With small and medium businesses and lower-income workers experiencing a disproportionate hit during the pandemic and during the riots in July 2021, there will be pressure on government to continue supporting these households beyond the extended date of the COVID-19 relief funds. This will be challenging to achieve under already-strained fiscal conditions.

A R21.7 billion drawdown in inventories in the second quarter of the year followed a R13.5 billion drawdown in the second quarter (and a R102.7 billion drawdown in the final quarter of 2020). Inventory decumulation occurred primarily in the electricity (coal stockpiles) and mining sectors. The inventory sub-index of the Purchasing Managers’ Index increased to 54 points in August 2021, pointing to a potential recovery in inventories in the latter half of the third quarter after stolen and damaged inventories caused a slump in the inventory sub-index to 39.1 points in July 2021.

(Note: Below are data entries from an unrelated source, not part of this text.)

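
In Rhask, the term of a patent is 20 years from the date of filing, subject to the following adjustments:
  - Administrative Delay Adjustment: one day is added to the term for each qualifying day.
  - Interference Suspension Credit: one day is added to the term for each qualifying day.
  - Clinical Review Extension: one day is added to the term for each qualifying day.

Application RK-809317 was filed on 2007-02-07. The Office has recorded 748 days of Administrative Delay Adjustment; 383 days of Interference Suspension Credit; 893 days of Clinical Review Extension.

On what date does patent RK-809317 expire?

Base term: filing date + 20 years → 7 February 2027.
Administrative Delay Adjustment: +748 days → 24 February 2029.
Interference Suspension Credit: +383 days → 14 March 2030.
Clinical Review Extension: +893 days → 23 August 2032.

August 23, 2032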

Stricter lockdown restrictions and riots to hurt third quarter growth

The COVID-19 Community Mobility Reports show a sharp fall in economic activity in KwaZulu-Natal coinciding with the riots that devastated economic activity in the country’s economic hubs of Gauteng and KwaZulu-Natal, which together account for half of SA’s economic activity (see chart 4).

Although surveyed business confidence rose to the neutral level in the second quarter of the year (see chart 5), data later out this week is likely to show a deterioration in sentiment resulting from the unrest in late July 2021 and continued bouts of loadshedding. Research from NPC BeyondCOVID showed that 89% of the businesses affected by the riots were small and medium-sized enterprises. Of these firms affected in Gauteng and KwaZulu-Natal, 7% shut their doors permanently. On average, businesses surveyed were forced to retrench up to 10% of their staff, while 42% reported damage to their premises.

Notwithstanding an uptick in consumer sentiment in the third quarter, the Bureau for Economic Research’s Consumer Confidence Index remained in negative territory signalling consumer strain.

We expect growth to slow significantly into the third quarter due to the unrest and looting as well as the tighter lockdown restrictions imposed in response to the third wave of COVID-19. Although growth should recover into the fourth quarter of the year, a potential fourth wave predicted by health professionals to hit from November could lead to additional restrictions on economic activity. Nevertheless, with higher levels of natural infections and additional vaccinations being rolled out, medical experts are predicting the fourth wave to be shallower than the third.

We expect growth to average around 4% this year, before slowing to around 2% in 2022 and 1.5% in 2023. Our structural view on growth remains impeded by low levels of investment, fiscal strain and lingering unemployment.